I find him on Sunday morning on the sofa watching Katherine Hepburn and Spencer Tracy in a movie called Desk Set. I take a seat next to him.
“Pammie, have you seen this movie? Her character reminds me of you.”
I shake my head no and we spend the next hour laughing and enjoying the witty dialogue. During commercial breaks we compare headlines from the New York Times. Not a word is said about Mother’s Day. (We had taken my mother out for a celebratory lunch some 24 hours before the full onslaught of mommydom on account of my flight departing at noon.)
An hour later I’m dressed and dropping him by the church at the end of our street. Despite his stroke he can, thankfully, still sing. He has a beautiful voice. The choir assembles early so my mother will join him later. We pull up to the curb. I get out of the car to say goodbye. I’m secretly grateful that I won’t have to go inside with him.
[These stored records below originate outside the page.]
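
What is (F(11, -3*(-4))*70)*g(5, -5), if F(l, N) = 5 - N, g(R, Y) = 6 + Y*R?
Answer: 9310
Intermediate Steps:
g(R, Y) = 6 + R*Y
(F(11, -3*(-4))*70)*g(5, -5) = ((5 - (-3)*(-4))*70)*(6 + 5*(-5)) = ((5 - 1*12)*70)*(6 - 25) = ((5 - 12)*70)*(-19) = -7*70*(-19) = -490*(-19) = 9310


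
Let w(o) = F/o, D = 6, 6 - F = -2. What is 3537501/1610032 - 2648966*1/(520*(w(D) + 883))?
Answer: -989320650147/277641968240 ≈ -3.5633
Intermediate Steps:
F = 8 (F = 6 - 1*(-2) = 6 + 2 = 8)
w(o) = 8/o
3537501/1610032 - 2648966*1/(520*(w(D) + 883)) = 3537501/1610032 - 2648966*1/(520*(8/6 + 883)) = 3537501*(1/1610032) - 2648966*1/(520*(8*(⅙) + 883)) = 3537501/1610032 - 2648966*1/(520*(4/3 + 883)) = 3537501/1610032 - 2648966/(520*(2653/3)) = 3537501/1610032 - 2648966/1379560/3 = 3537501/1610032 - 2648966*3/1379560 = 3537501/1610032 - 3973449/689780 = -989320650147/277641968240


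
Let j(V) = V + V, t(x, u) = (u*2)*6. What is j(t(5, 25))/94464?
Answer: 25/3936 ≈ 0.0063516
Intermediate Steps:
t(x, u) = 12*u (t(x, u) = (2*u)*6 = 12*u)
j(V) = 2*V
j(t(5, 25))/94464 = (2*(12*25))/94464 = (2*300)*(1/94464) = 600*(1/94464) = 25/3936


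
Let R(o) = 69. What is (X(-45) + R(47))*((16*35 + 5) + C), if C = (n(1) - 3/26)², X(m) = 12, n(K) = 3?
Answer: 31392765/676 ≈ 46439.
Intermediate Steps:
C = 5625/676 (C = (3 - 3/26)² = (75/26)² = 5625/676 ≈ 8.3210)
(X(-45) + R(47))*((16*35 + 5) + C) = (12 + 69)*((16*35 + 5) + 5625/676) = 81*((560 + 5) + 5625/676) = 81*(565 + 5625/676) = 81*(387565/676) = 31392765/676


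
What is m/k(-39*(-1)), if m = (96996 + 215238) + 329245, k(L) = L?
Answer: 641479/39 ≈ 16448.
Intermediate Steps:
m = 641479 (m = 312234 + 329245 = 641479)
m/k(-39*(-1)) = 641479/((-39*(-1))) = 641479/39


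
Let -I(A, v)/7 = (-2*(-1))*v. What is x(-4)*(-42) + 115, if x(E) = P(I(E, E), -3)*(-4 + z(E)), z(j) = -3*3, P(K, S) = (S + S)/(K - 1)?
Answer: 3049/55 ≈ 55.436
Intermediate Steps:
I(A, v) = -14*v (I(A, v) = -7*(-2*(-1))*v = -14*v)
P(K, S) = 2*S/(-1 + K) (P(K, S) = (2*S)/(-1 + K) = 2*S/(-1 + K))
z(j) = -9
x(E) = 78/(-1 - 14*E) (x(E) = (2*(-3)/(-1 - 14*E))*(-4 - 9) = -6/(-1 - 14*E)*(-13) = 78/(-1 - 14*E))
x(-4)*(-42) + 115 = -78/(1 + 14*(-4))*(-42) + 115 = -78/(1 - 56)*(-42) + 115 = -78/(-55)*(-42) + 115 = -78*(-1/55)*(-42) + 115 = (78/55)*(-42) + 115 = -3276/55 + 115 = 3049/55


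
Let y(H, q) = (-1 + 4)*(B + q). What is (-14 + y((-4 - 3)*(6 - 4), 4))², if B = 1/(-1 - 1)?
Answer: 49/4 ≈ 12.250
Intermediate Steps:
B = -½ (B = 1/(-2) = -½ ≈ -0.50000)
y(H, q) = -3/2 + 3*q (y(H, q) = (-1 + 4)*(-½ + q) = 3*(-½ + q) = -3/2 + 3*q)
(-14 + y((-4 - 3)*(6 - 4), 4))² = (-14 + (-3/2 + 3*4))² = (-14 + (-3/2 + 12))² = (-14 + 21/2)² = (-7/2)² = 49/4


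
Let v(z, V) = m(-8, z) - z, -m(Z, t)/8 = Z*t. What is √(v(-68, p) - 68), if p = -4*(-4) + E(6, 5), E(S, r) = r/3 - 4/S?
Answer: 16*I*√17 ≈ 65.97*I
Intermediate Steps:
m(Z, t) = -8*Z*t
E(S, r) = -4/S + r/3 (E(S, r) = r*(⅓) - 4/S = r/3 - 4/S = -4/S + r/3)
p = 17 (p = -4*(-4) + (-4/6 + (⅓)*5) = 16 + (-4*⅙ + 5/3) = 16 + (-⅔ + 5/3) = 16 + 1 = 17)
v(z, V) = 63*z (v(z, V) = -8*(-8)*z - z = 64*z - z = 63*z)
√(v(-68, p) - 68) = √(63*(-68) - 68) = √(-4284 - 68) = √(-4352) = 16*I*√17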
In the last few minutes of our visit together, he grabs my hand and says haltingly, “You know this is the Mass where they have that awful display. When they ask all the mothers to stand. And all I can do is think of you and those like you and … ”
His eyes tear up. My eyes tear up. Neither of us know what to say next. And then I became a little girl again. I fall into his arms for a hug. He holds me tightly and whispers in my ear, “Goodbye, baby.”
I watch as he makes his way down the church steps and that’s when I have a good cry.
I had been able to avoid the mom-poolooza and the painful experience of sitting in church while all the women around me stand to be blessed but I couldn’t avoid the wave of emotions that the day inevitably brings forth. I’m just glad my dad was there to help make it all better.